The delay, Pangea Policy founder Terry Haines pointed out, isn’t that unusual. He explained that it often takes months for a new administration to set up the government. On top of that, he added that “Biden is generally slow on nominees… The slowness has been well documented. In fairness, it takes a while.”
Still, it’s been a difficult two years for the agency since Scott Gottlieb departed in April 2019. Shortly after Stephen Hahn took office in December 2019, the COVID-19 pandemic hit.
Strong leadership may be needed now more than ever, given the agency’s wounded reputation. “The FDA needs a period to reinstate its position in public health, to settle down its staff and face a number of continuing challenges,” Bigelow said. “The news that the FDA recommended a pause in the J&J vaccine is another illustration of the issues the agency has to address, and another reason why it needs a visible leader with high public credibility at the White House and in Congress.”
As for the pressing issues facing the FDA, approvals of the Novavax and AstraZeneca COVID-19 vaccines rank on top of the list. General drug approvals are next in line, given the aforementioned issues around PDUFA deadlines.
Meanwhile, negotiations for the next PDUFA cycle are underway, and Bigelow believes the new permanent commissioner should contribute to the process. The FDA has also struggled to keep up with manufacturing facility inspections, a chronic concern exacerbated by the pandemic that experts have warned could lead to a supply-chain slowdown and issues with drug safety.
The FDA has cited COVID-19 as the reason behind many of these delays, but larger structural issues predate the pandemic.
“COVID-19 has been a factor in 2020, but the manufacturing backlog was high-risk back before COVID emerged,” Bigelow explained. “This problem built up over time, because the FDA has been chronically short-staffed. The lack of a leader as well as the stress on the organization have made it harder to hire people.”

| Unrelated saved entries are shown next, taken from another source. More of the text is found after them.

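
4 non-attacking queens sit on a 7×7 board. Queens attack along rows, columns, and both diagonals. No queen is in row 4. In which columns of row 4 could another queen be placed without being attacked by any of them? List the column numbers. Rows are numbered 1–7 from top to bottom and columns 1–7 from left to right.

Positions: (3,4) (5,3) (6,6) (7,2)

columns 1, 7

(3,4) attacks row 4 at column 4 and diagonals 3, 5.
(5,3) attacks row 4 at column 3 and diagonals 2, 4.
(6,6) attacks row 4 at column 6 and diagonals 4.
(7,2) attacks row 4 at column 2 and diagonals 5.
Attacked columns: {2, 3, 4, 5, 6}. Safe: {1, 7}.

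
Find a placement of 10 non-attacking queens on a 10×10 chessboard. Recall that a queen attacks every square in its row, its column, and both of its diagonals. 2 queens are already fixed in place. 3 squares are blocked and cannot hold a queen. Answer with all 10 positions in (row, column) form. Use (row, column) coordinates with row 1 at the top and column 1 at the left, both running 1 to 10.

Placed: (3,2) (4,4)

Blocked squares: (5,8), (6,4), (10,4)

Row 1: attacked by (3,2)→{2,4}; (4,4)→{1,4,7}. Safe: 3, 5, 6, 8, 9, 10. Place at column 10.
Row 2: attacked by (1,10)→{9,10}; (3,2)→{1,2,3}; (4,4)→{2,4,6}. Safe: 5, 7, 8. Place at column 7.
Row 5: attacked by (1,10)→{6,10}; (2,7)→{4,7,10}; (3,2)→{2,4}; (4,4)→{3,4,5}. Blocked: 8. Safe: 1, 9. Place at column 1.
Row 6: attacked by (1,10)→{5,10}; (2,7)→{3,7}; (3,2)→{2,5}; (4,4)→{2,4,6}; (5,1)→{1,2}. Blocked: 4. Safe: 8, 9. Place at column 8.
Row 7: attacked by (1,10)→{4,10}; (2,7)→{2,7}; (3,2)→{2,6}; (4,4)→{1,4,7}; (5,1)→{1,3}; (6,8)→{7,8,9}. Safe: 5. Place at column 5.
Row 8: attacked by (1,10)→{3,10}; (2,7)→{1,7}; (3,2)→{2,7}; (4,4)→{4,8}; (5,1)→{1,4}; (6,8)→{6,8,10}; (7,5)→{4,5,6}. Safe: 9. Place at column 9.
Row 9: attacked by (1,10)→{2,10}; (2,7)→{7}; (3,2)→{2,8}; (4,4)→{4,9}; (5,1)→{1,5}; (6,8)→{5,8}; (7,5)→{3,5,7}; (8,9)→{8,9,10}. Safe: 6. Place at column 6.
Row 10: attacked by (1,10)→{1,10}; (2,7)→{7}; (3,2)→{2,9}; (4,4)→{4,10}; (5,1)→{1,6}; (6,8)→{4,8}; (7,5)→{2,5,8}; (8,9)→{7,9}; (9,6)→{5,6,7}. Blocked: 4. Safe: 3. Place at column 3.
Columns [10, 7, 2, 4, 1, 8, 5, 9, 6, 3], r−c [-9, -5, 1, 0, 4, -2, 2, -1, 3, 7], r+c [11, 9, 5, 8, 6, 14, 12, 17, 15, 13] are all distinct, so no two queens attack.

(1,10) (2,7) (3,2) (4,4) (5,1) (6,8) (7,5) (8,9) (9,6) (10,3)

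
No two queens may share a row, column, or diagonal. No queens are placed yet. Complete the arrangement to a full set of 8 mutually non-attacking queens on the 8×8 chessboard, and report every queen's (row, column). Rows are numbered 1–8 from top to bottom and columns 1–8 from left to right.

Row 1: Safe: 1, 2, 3, 4, 5, 6, 7, 8. Place at column 5.
Row 2: attacked by (1,5)→{4,5,6}. Safe: 1, 2, 3, 7, 8. Place at column 1.
Row 3: attacked by (1,5)→{3,5,7}; (2,1)→{1,2}. Safe: 4, 6, 8. Place at column 8.
Row 4: attacked by (1,5)→{2,5,8}; (2,1)→{1,3}; (3,8)→{7,8}. Safe: 4, 6. Place at column 4.
Row 5: attacked by (1,5)→{1,5}; (2,1)→{1,4}; (3,8)→{6,8}; (4,4)→{3,4,5}. Safe: 2, 7. Place at column 2.
Row 6: attacked by (1,5)→{5}; (2,1)→{1,5}; (3,8)→{5,8}; (4,4)→{2,4,6}; (5,2)→{1,2,3}. Safe: 7. Place at column 7.
Row 7: attacked by (1,5)→{5}; (2,1)→{1,6}; (3,8)→{4,8}; (4,4)→{1,4,7}; (5,2)→{2,4}; (6,7)→{6,7,8}. Safe: 3. Place at column 3.
Row 8: attacked by (1,5)→{5}; (2,1)→{1,7}; (3,8)→{3,8}; (4,4)→{4,8}; (5,2)→{2,5}; (6,7)→{5,7}; (7,3)→{2,3,4}. Safe: 6. Place at column 6.
Columns [5, 1, 8, 4, 2, 7, 3, 6], r−c [-4, 1, -5, 0, 3, -1, 4, 2], r+c [6, 3, 11, 8, 7, 13, 10, 14] are all distinct, so no two queens attack.

(1,5) (2,1) (3,8) (4,4) (5,2) (6,7) (7,3) (8,6)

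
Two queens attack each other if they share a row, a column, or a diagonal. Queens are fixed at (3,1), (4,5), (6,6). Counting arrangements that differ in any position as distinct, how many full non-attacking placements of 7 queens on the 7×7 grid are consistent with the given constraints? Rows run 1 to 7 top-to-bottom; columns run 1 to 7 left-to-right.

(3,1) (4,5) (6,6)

1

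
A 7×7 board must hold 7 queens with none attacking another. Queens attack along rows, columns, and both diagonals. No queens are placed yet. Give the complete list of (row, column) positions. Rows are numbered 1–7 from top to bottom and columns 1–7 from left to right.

(1,4) (2,6) (3,1) (4,3) (5,5) (6,7) (7,2)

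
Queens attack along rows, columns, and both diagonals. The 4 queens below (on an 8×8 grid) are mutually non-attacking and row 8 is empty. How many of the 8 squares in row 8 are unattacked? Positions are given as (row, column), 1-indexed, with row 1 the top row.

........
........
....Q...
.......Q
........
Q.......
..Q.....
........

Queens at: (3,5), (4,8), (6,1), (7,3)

2

(3,5) attacks row 8 at column 5.
(4,8) attacks row 8 at column 8 and diagonals 4.
(6,1) attacks row 8 at column 1 and diagonals 3.
(7,3) attacks row 8 at column 3 and diagonals 2, 4.
Attacked columns: {1, 2, 3, 4, 5, 8}. Safe: {6, 7}.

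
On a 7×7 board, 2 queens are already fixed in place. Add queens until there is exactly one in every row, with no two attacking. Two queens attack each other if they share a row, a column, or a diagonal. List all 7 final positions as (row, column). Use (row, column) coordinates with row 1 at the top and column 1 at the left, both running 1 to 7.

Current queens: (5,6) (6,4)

(1,7) (2,5) (3,3) (4,1) (5,6) (6,4) (7,2)

Row 1: attacked by (5,6)→{2,6}; (6,4)→{4}. Safe: 1, 3, 5, 7. Place at column 7.
Row 2: attacked by (1,7)→{6,7}; (5,6)→{3,6}; (6,4)→{4}. Safe: 1, 2, 5. Place at column 5.
Row 3: attacked by (1,7)→{5,7}; (2,5)→{4,5,6}; (5,6)→{4,6}; (6,4)→{1,4,7}. Safe: 2, 3. Place at column 3.
Row 4: attacked by (1,7)→{4,7}; (2,5)→{3,5,7}; (3,3)→{2,3,4}; (5,6)→{5,6,7}; (6,4)→{2,4,6}. Safe: 1. Place at column 1.
Row 7: attacked by (1,7)→{1,7}; (2,5)→{5}; (3,3)→{3,7}; (4,1)→{1,4}; (5,6)→{4,6}; (6,4)→{3,4,5}. Safe: 2. Place at column 2.
Columns [7, 5, 3, 1, 6, 4, 2], r−c [-6, -3, 0, 3, -1, 2, 5], r+c [8, 7, 6, 5, 11, 10, 9] are all distinct, so no two queens attack.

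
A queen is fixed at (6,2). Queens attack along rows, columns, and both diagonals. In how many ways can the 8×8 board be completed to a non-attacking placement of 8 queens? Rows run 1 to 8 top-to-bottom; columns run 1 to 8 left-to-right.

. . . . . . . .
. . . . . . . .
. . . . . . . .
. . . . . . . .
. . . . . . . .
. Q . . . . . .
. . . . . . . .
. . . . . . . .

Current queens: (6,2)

Branch on row 1: col 1 → 1; col 3 → 2; col 4 → 3; col 5 → 3; col 6 → 4; col 8 → 1.
Sum: 1 + 2 + 3 + 3 + 4 + 1 = 14.

14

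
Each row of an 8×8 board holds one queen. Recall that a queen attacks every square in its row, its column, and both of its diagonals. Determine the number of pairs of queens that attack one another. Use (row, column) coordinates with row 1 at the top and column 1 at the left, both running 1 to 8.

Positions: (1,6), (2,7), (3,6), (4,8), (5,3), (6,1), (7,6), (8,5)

Same column: (1,6)–(3,6) (column 6); (1,6)–(7,6) (column 6); (3,6)–(7,6) (column 6).
Same diagonal: (1,6)–(2,7) (|1−2| = |6−7| = 1); (1,6)–(6,1) (|1−6| = |6−1| = 5); (2,7)–(3,6) (|2−3| = |7−6| = 1); (7,6)–(8,5) (|7−8| = |6−5| = 1).
Total attacking pairs: 7.

7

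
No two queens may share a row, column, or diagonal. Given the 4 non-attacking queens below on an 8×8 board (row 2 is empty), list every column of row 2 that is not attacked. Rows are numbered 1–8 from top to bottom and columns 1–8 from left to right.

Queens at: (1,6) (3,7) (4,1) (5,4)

(1,6) attacks row 2 at column 6 and diagonals 5, 7.
(3,7) attacks row 2 at column 7 and diagonals 6, 8.
(4,1) attacks row 2 at column 1 and diagonals 3.
(5,4) attacks row 2 at column 4 and diagonals 1, 7.
Attacked columns: {1, 3, 4, 5, 6, 7, 8}. Safe: {2}.

columns 2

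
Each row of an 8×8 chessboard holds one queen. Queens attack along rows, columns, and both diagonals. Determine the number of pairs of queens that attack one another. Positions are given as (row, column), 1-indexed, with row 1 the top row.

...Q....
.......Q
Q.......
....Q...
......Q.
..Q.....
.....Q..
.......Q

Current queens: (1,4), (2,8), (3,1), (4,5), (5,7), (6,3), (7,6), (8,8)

Same column: (2,8)–(8,8) (column 8).
Same diagonal: (4,5)–(6,3) (|4−6| = |5−3| = 2).
Total attacking pairs: 2.

2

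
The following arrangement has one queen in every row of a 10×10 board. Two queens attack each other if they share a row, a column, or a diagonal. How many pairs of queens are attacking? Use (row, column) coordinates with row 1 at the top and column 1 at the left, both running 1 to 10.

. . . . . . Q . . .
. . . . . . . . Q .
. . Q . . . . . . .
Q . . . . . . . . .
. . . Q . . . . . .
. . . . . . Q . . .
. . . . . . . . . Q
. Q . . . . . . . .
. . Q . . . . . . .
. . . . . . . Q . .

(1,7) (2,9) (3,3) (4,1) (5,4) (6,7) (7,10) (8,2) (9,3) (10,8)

Same column: (1,7)–(6,7) (column 7); (3,3)–(9,3) (column 3).
Same diagonal: (8,2)–(9,3) (|8−9| = |2−3| = 1).
Total attacking pairs: 3.

3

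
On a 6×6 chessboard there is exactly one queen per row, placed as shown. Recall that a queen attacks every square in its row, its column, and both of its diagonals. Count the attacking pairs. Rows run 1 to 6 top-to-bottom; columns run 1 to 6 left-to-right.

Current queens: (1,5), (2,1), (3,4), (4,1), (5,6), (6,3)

Same column: (2,1)–(4,1) (column 1).
Same diagonal: (3,4)–(5,6) (|3−5| = |4−6| = 2); (4,1)–(6,3) (|4−6| = |1−3| = 2).
Total attacking pairs: 3.

3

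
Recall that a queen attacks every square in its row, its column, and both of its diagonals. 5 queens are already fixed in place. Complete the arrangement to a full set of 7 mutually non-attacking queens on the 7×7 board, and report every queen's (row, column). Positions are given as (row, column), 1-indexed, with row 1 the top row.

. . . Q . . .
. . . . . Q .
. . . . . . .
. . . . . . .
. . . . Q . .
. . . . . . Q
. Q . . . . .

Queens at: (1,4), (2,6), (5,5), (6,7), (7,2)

(1,4) (2,6) (3,1) (4,3) (5,5) (6,7) (7,2)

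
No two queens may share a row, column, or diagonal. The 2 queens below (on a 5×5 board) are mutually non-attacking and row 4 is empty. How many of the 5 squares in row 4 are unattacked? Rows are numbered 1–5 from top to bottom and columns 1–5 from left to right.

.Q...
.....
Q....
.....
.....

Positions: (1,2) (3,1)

(1,2) attacks row 4 at column 2 and diagonals 5.
(3,1) attacks row 4 at column 1 and diagonals 2.
Attacked columns: {1, 2, 5}. Safe: {3, 4}.

2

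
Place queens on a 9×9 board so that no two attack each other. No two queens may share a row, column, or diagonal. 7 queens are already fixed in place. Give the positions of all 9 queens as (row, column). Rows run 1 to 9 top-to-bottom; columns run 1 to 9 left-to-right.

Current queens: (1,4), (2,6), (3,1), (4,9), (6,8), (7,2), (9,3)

Row 5: attacked by (1,4)→{4,8}; (2,6)→{3,6,9}; (3,1)→{1,3}; (4,9)→{8,9}; (6,8)→{7,8,9}; (7,2)→{2,4}; (9,3)→{3,7}. Safe: 5. Place at column 5.
Row 8: attacked by (1,4)→{4}; (2,6)→{6}; (3,1)→{1,6}; (4,9)→{5,9}; (5,5)→{2,5,8}; (6,8)→{6,8}; (7,2)→{1,2,3}; (9,3)→{2,3,4}. Safe: 7. Place at column 7.
Columns [4, 6, 1, 9, 5, 8, 2, 7, 3], r−c [-3, -4, 2, -5, 0, -2, 5, 1, 6], r+c [5, 8, 4, 13, 10, 14, 9, 15, 12] are all distinct, so no two queens attack.

(1,4) (2,6) (3,1) (4,9) (5,5) (6,8) (7,2) (8,7) (9,3)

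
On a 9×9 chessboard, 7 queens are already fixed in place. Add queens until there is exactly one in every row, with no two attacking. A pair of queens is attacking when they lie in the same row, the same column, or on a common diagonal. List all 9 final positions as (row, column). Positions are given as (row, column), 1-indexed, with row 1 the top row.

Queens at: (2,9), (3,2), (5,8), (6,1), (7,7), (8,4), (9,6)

(1,3) (2,9) (3,2) (4,5) (5,8) (6,1) (7,7) (8,4) (9,6)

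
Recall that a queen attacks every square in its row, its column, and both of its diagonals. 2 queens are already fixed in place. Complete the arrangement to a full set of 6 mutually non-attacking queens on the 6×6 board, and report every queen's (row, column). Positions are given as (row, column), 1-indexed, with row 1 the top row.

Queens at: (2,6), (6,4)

Row 1: attacked by (2,6)→{5,6}; (6,4)→{4}. Safe: 1, 2, 3. Place at column 3.
Row 3: attacked by (1,3)→{1,3,5}; (2,6)→{5,6}; (6,4)→{1,4}. Safe: 2. Place at column 2.
Row 4: attacked by (1,3)→{3,6}; (2,6)→{4,6}; (3,2)→{1,2,3}; (6,4)→{2,4,6}. Safe: 5. Place at column 5.
Row 5: attacked by (1,3)→{3}; (2,6)→{3,6}; (3,2)→{2,4}; (4,5)→{4,5,6}; (6,4)→{3,4,5}. Safe: 1. Place at column 1.
Columns [3, 6, 2, 5, 1, 4], r−c [-2, -4, 1, -1, 4, 2], r+c [4, 8, 5, 9, 6, 10] are all distinct, so no two queens attack.

(1,3) (2,6) (3,2) (4,5) (5,1) (6,4)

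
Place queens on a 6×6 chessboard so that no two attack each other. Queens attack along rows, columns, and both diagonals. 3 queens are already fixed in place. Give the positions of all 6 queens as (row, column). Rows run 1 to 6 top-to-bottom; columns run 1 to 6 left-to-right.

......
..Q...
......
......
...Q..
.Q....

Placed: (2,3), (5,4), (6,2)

(1,5) (2,3) (3,1) (4,6) (5,4) (6,2)

Row 1: attacked by (2,3)→{2,3,4}; (5,4)→{4}; (6,2)→{2}. Safe: 1, 5, 6. Place at column 5.
Row 3: attacked by (1,5)→{3,5}; (2,3)→{2,3,4}; (5,4)→{2,4,6}; (6,2)→{2,5}. Safe: 1. Place at column 1.
Row 4: attacked by (1,5)→{2,5}; (2,3)→{1,3,5}; (3,1)→{1,2}; (5,4)→{3,4,5}; (6,2)→{2,4}. Safe: 6. Place at column 6.
Columns [5, 3, 1, 6, 4, 2], r−c [-4, -1, 2, -2, 1, 4], r+c [6, 5, 4, 10, 9, 8] are all distinct, so no two queens attack.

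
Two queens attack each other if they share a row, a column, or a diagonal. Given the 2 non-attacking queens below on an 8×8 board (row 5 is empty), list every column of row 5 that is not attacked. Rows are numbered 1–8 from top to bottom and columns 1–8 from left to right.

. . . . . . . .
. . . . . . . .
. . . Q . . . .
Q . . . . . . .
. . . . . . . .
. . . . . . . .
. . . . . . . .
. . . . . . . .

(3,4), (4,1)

columns 3, 5, 7, 8

(3,4) attacks row 5 at column 4 and diagonals 2, 6.
(4,1) attacks row 5 at column 1 and diagonals 2.
Attacked columns: {1, 2, 4, 6}. Safe: {3, 5, 7, 8}.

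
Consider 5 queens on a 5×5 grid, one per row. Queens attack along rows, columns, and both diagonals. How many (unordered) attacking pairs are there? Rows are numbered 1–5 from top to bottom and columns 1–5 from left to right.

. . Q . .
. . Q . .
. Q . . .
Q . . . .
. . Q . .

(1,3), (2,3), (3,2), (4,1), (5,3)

Same column: (1,3)–(2,3) (column 3); (1,3)–(5,3) (column 3); (2,3)–(5,3) (column 3).
Same diagonal: (2,3)–(3,2) (|2−3| = |3−2| = 1); (2,3)–(4,1) (|2−4| = |3−1| = 2); (3,2)–(4,1) (|3−4| = |2−1| = 1).
Total attacking pairs: 6.

6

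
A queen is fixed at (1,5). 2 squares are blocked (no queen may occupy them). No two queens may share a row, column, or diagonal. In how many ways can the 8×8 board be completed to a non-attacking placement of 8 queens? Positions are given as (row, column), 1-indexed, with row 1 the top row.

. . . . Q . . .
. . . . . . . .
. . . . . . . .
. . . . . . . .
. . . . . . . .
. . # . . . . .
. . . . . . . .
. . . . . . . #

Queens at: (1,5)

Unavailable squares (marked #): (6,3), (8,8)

Branch on row 2: col 1 → 3; col 2 → 3; col 3 → 3; col 7 → 5; col 8 → 2.
Sum: 3 + 3 + 3 + 5 + 2 = 16.

16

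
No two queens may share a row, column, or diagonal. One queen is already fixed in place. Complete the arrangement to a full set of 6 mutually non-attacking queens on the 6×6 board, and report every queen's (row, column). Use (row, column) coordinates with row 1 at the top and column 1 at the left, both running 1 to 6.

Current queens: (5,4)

Row 1: attacked by (5,4)→{4}. Safe: 1, 2, 3, 5, 6. Place at column 5.
Row 2: attacked by (1,5)→{4,5,6}; (5,4)→{1,4}. Safe: 2, 3. Place at column 3.
Row 3: attacked by (1,5)→{3,5}; (2,3)→{2,3,4}; (5,4)→{2,4,6}. Safe: 1. Place at column 1.
Row 4: attacked by (1,5)→{2,5}; (2,3)→{1,3,5}; (3,1)→{1,2}; (5,4)→{3,4,5}. Safe: 6. Place at column 6.
Row 6: attacked by (1,5)→{5}; (2,3)→{3}; (3,1)→{1,4}; (4,6)→{4,6}; (5,4)→{3,4,5}. Safe: 2. Place at column 2.
Columns [5, 3, 1, 6, 4, 2], r−c [-4, -1, 2, -2, 1, 4], r+c [6, 5, 4, 10, 9, 8] are all distinct, so no two queens attack.

(1,5) (2,3) (3,1) (4,6) (5,4) (6,2)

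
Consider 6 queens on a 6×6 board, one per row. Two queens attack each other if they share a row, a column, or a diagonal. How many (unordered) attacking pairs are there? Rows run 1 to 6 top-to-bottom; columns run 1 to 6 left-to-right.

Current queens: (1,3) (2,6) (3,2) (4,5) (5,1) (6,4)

0

All columns are distinct and no two queens satisfy |Δrow| = |Δcol|, so no pair attacks.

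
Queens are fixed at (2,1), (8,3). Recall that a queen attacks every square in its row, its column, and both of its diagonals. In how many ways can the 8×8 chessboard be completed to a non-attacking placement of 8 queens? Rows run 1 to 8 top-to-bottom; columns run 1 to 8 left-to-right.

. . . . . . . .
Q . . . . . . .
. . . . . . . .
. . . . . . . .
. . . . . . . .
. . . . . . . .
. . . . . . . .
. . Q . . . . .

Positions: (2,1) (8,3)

1

Branch on row 1: col 4 → 0; col 5 → 1; col 6 → 0; col 7 → 0; col 8 → 0.
Sum: 0 + 1 + 0 + 0 + 0 = 1.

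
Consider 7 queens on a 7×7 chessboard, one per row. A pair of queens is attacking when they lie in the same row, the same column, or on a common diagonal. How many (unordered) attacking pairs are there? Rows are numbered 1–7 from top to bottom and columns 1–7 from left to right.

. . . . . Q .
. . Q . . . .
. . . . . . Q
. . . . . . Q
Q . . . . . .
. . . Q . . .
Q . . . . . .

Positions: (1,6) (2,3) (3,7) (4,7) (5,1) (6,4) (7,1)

Same column: (3,7)–(4,7) (column 7); (5,1)–(7,1) (column 1).
Same diagonal: (3,7)–(6,4) (|3−6| = |7−4| = 3).
Total attacking pairs: 3.

3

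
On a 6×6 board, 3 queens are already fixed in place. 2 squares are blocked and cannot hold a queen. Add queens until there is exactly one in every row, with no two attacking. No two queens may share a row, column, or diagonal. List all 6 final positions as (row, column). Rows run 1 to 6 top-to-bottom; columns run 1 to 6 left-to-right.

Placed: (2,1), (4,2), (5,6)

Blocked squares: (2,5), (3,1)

(1,4) (2,1) (3,5) (4,2) (5,6) (6,3)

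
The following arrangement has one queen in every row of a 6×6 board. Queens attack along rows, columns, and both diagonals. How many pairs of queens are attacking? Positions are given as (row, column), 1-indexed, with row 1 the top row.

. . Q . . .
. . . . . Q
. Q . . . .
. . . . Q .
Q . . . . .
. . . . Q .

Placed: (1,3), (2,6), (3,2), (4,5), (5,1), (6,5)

Same column: (4,5)–(6,5) (column 5).
Same diagonal: (3,2)–(6,5) (|3−6| = |2−5| = 3).
Total attacking pairs: 2.

2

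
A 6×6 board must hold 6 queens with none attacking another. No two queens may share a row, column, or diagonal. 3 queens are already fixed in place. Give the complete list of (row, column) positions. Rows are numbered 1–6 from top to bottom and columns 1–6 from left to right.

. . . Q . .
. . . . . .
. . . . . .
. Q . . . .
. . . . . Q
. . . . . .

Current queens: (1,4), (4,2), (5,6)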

To that point, some experts argue that the lack of a permanent commissioner is hardly the biggest problem facing the FDA – and that Woodcock’s permanent or acting status, or whether somebody else will run the agency, mean little in light of these vexing concerns.
“With Woodcock as acting commissioner, there is something of a safe holding pattern. It’s not like you don’t have anybody in charge or you have an acting person who doesn’t know what the agency does,” said Gillian Woollett, principal research scientist at healthcare consultancy Avalere. “To have a confirmed commissioner is a good thing, but the previous administration went through quite a few of them. Woodcock is providing a lot of consistency on classic operational things because she knows the agency inside and out.”
Indeed, the bigger picture is more important than the speed with which a permanent commissioner is chosen. Investing in the FDA so it can effectively tackle bigger structural issues, like expediting drug approvals and reemphasizing its scientific focus, will prove far more important, Woolett added.
“What’s going to be interesting to watch is whether we make a sufficient public health investment in the continuing COVID-19 pandemic and anticipate what’s needed for future outbreaks,” she explained. “The FDA is super important and has to be appropriately resourced. In addition to looking at the PDUFA fees, it’s important to consider ongoing appropriations in regards to the Centers for Disease Control and Prevention, the National Institutes of Health and the FDA.”
While a permanent commissioner might provide some needed stability, applying learnings from the COVID-19 vaccine development and approval process to future agency endeavors will be the real challenge.
“Even if we get through COVID-19 and we breathe a sigh of relief, a reckoning needs to happen around the FDA’s contingency planning,” Woollett said. “We need to process the lessons we learned to make the whole process more efficient for medicines in the future.”